Department of Biology, Technion-Israel Institute of Technology, Haifa, Israel.
Section on Membrane Biology, Eunice Kennedy Shriver National Institute of Child Health and Human Development, National Institutes of Health, Bethesda, MD.
J Cell Biol. 2019 May 6;218(5):1436-1451. doi: 10.1083/jcb.201901017. Epub 2019 Apr 1.
Cell-cell fusion remains the least understood type of membrane fusion process. However, the last few years have brought about major advances in understanding fusion between gametes, myoblasts, macrophages, trophoblasts, epithelial, cancer, and other cells in normal development and in diseases. While different cell fusion processes appear to proceed via similar membrane rearrangements, proteins that have been identified as necessary and sufficient for cell fusion (fusogens) use diverse mechanisms. Some fusions are controlled by a single fusogen; other fusions depend on several proteins that either work together throughout the fusion pathway or drive distinct stages. Furthermore, some fusions require fusogens to be present on both fusing membranes, and in other fusions, fusogens have to be on only one of the membranes. Remarkably, some of the proteins that fuse cells also sculpt single cells, repair neurons, promote scission of endocytic vesicles, and seal phagosomes. In this review, we discuss the properties and diversity of the known proteins mediating cell-cell fusion and highlight their different working mechanisms in various contexts.

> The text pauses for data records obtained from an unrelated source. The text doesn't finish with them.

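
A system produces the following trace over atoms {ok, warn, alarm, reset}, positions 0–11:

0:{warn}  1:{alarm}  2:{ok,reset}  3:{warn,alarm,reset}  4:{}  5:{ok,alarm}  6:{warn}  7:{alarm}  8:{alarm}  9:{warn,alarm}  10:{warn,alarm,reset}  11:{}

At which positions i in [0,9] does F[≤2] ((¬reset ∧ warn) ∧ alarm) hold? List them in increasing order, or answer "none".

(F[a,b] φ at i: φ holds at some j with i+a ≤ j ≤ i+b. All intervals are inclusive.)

Evaluate at each i in [0,9]:
  i=0: ✗ (none in [0,2])
  i=1: ✗ (none in [1,3])
  i=2: ✗ (none in [2,4])
  i=3: ✗ (none in [3,5])
  i=4: ✗ (none in [4,6])
  i=5: ✗ (none in [5,7])
  i=6: ✗ (none in [6,8])
  i=7: ✓ (witness j=9)
  i=8: ✓ (witness j=9)
  i=9: ✓ (witness j=9)

7, 8, 9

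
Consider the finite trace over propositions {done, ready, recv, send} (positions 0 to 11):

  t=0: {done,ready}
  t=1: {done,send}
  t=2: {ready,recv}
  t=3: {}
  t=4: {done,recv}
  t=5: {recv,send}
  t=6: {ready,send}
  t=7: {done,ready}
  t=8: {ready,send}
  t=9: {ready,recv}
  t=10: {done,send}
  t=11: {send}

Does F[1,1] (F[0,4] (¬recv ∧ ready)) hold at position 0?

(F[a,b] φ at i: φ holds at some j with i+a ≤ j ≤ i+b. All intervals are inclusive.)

Check F[0,4] (¬recv ∧ ready) at each j in [1,1]:
  j=1: fails (none in [1,5])
No position in the window satisfies it → formula fails.

Does not hold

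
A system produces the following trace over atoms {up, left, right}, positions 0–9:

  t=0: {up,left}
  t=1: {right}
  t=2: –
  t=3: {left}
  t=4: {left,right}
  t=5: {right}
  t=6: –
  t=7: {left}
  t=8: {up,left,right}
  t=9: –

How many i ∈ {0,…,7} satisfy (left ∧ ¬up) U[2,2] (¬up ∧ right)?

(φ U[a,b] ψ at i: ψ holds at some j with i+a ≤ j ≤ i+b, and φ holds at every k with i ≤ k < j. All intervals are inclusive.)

1

Evaluate at each i in [0,7]:
  i=0: ✗ (no rhs in [2,2])
  i=1: ✗ (no rhs in [3,3])
  i=2: ✗ (lhs fails at k=2 before rhs at j=4)
  i=3: ✓ (rhs at j=5; lhs holds on [3,4])
  i=4: ✗ (no rhs in [6,6])
  i=5: ✗ (no rhs in [7,7])
  i=6: ✗ (no rhs in [8,8])
  i=7: ✗ (no rhs in [9,9])
Positions where it holds: {3} → 1.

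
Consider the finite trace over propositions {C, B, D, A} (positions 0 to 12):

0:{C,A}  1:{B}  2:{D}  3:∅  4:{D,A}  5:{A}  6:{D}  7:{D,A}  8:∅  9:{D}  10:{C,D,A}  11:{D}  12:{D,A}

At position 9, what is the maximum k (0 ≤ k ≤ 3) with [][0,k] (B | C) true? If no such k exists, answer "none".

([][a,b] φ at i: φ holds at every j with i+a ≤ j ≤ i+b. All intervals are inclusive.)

none

(B | C) must hold from j=9 onward; find where it first fails.
  j=9: fails → no k works.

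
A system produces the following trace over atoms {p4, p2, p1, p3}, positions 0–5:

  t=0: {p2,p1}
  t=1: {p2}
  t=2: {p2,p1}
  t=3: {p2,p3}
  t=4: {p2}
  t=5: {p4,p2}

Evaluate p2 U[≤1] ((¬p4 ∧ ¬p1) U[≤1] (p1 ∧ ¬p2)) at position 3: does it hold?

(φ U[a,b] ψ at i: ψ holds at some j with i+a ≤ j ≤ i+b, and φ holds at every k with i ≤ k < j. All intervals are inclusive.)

Need some j in [3,4] with ((¬p4 ∧ ¬p1) U[≤1] (p1 ∧ ¬p2)), and p2 at every k in [3,j-1].
  j=3: ((¬p4 ∧ ¬p1) U[≤1] (p1 ∧ ¬p2)) — fails.
  j=4: ((¬p4 ∧ ¬p1) U[≤1] (p1 ∧ ¬p2)) — fails.
No j in the window works → until fails.

No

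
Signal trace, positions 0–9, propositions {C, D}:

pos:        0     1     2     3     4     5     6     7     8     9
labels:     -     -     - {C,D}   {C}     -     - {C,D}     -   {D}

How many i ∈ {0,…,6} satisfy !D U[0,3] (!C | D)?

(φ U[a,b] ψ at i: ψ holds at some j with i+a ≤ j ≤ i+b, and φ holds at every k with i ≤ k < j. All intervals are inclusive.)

Evaluate at each i in [0,6]:
  i=0: ✓ (rhs at j=0)
  i=1: ✓ (rhs at j=1)
  i=2: ✓ (rhs at j=2)
  i=3: ✓ (rhs at j=3)
  i=4: ✓ (rhs at j=5; lhs holds on [4,4])
  i=5: ✓ (rhs at j=5)
  i=6: ✓ (rhs at j=6)
Positions where it holds: {0, 1, 2, 3, 4, 5, 6} → 7.

7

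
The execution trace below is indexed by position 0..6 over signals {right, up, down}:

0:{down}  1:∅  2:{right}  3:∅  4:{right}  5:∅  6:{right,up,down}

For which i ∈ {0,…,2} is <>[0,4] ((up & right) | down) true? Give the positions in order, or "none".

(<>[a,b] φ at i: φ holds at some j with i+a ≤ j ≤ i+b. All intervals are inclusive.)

0, 2

Evaluate at each i in [0,2]:
  i=0: ✓ (witness j=0)
  i=1: ✗ (none in [1,5])
  i=2: ✓ (witness j=6)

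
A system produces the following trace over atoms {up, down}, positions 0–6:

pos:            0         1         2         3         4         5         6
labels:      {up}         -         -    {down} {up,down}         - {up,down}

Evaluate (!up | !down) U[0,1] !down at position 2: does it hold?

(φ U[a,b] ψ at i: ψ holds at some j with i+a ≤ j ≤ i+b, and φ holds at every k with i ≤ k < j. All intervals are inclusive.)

Yes

Need some j in [2,3] with !down, and (!up | !down) at every k in [2,j-1].
  j=2: !down holds; no prefix to check → satisfied.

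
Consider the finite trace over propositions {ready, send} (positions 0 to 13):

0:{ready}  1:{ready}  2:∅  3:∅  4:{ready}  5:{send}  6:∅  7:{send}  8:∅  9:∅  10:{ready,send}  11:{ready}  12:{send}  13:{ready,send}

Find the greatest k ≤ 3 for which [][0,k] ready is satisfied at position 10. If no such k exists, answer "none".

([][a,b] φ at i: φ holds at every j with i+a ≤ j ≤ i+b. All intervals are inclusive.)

ready must hold from j=10 onward; find where it first fails.
  j=10: holds
  j=11: holds
  j=12: fails
Holds on [10,11], so largest k = 1.

1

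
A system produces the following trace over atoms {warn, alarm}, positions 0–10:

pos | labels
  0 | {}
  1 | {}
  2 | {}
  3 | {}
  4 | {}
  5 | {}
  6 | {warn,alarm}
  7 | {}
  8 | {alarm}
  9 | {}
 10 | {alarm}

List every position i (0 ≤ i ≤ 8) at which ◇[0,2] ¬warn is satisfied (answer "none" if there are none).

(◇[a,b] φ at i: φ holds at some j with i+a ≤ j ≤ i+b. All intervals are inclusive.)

0, 1, 2, 3, 4, 5, 6, 7, 8

Evaluate at each i in [0,8]:
  i=0: ✓ (witness j=0)
  i=1: ✓ (witness j=1)
  i=2: ✓ (witness j=2)
  i=3: ✓ (witness j=3)
  i=4: ✓ (witness j=4)
  i=5: ✓ (witness j=5)
  i=6: ✓ (witness j=7)
  i=7: ✓ (witness j=7)
  i=8: ✓ (witness j=8)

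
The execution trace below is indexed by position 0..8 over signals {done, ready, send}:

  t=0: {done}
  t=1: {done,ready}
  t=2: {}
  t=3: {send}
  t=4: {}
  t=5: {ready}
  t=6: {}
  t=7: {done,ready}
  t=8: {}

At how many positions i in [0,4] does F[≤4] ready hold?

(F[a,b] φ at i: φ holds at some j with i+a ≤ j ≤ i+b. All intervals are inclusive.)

Evaluate at each i in [0,4]:
  i=0: ✓ (witness j=1)
  i=1: ✓ (witness j=1)
  i=2: ✓ (witness j=5)
  i=3: ✓ (witness j=5)
  i=4: ✓ (witness j=5)
Positions where it holds: {0, 1, 2, 3, 4} → 5.

5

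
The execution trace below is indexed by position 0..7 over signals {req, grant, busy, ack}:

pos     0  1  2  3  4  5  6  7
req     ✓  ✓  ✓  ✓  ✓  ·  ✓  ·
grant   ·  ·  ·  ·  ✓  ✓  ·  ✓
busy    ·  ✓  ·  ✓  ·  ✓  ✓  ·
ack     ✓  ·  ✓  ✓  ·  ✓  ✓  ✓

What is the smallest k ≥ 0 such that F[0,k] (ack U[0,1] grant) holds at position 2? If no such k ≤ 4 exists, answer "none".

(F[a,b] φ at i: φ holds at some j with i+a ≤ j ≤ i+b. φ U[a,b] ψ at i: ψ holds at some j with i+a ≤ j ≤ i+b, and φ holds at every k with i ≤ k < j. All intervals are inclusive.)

1

Scan j = 2,3,… for (ack U[0,1] grant):
  j=2: fails
  j=3: holds
First hit at j=3, so smallest k = 3-2 = 1.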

细胞融合仍然是膜融合过程中了解最少的类型。然而,在过去的几年里,人们对配子、成肌细胞、巨噬细胞、滋养层、上皮细胞、癌细胞和其他正常发育和疾病细胞之间的融合有了重大的认识进展。虽然不同的细胞融合过程似乎通过类似的膜重排进行,但已被确定为细胞融合所必需和充分的蛋白质(融合蛋白)使用不同的机制。有些融合由单个融合蛋白控制;其他融合依赖于几种蛋白质,这些蛋白质要么在整个融合途径中协同作用,要么驱动不同的阶段。此外,一些融合要求融合蛋白存在于融合的两个膜上,而在其他融合中,融合蛋白只需要存在于一个膜上。值得注意的是,一些融合细胞的蛋白质还能塑造单个细胞、修复神经元、促进内吞小泡的分裂和封闭吞噬体。在这篇综述中,我们讨论了已知介导细胞-细胞融合的蛋白质的特性和多样性,并强调了它们在不同环境下的不同工作机制。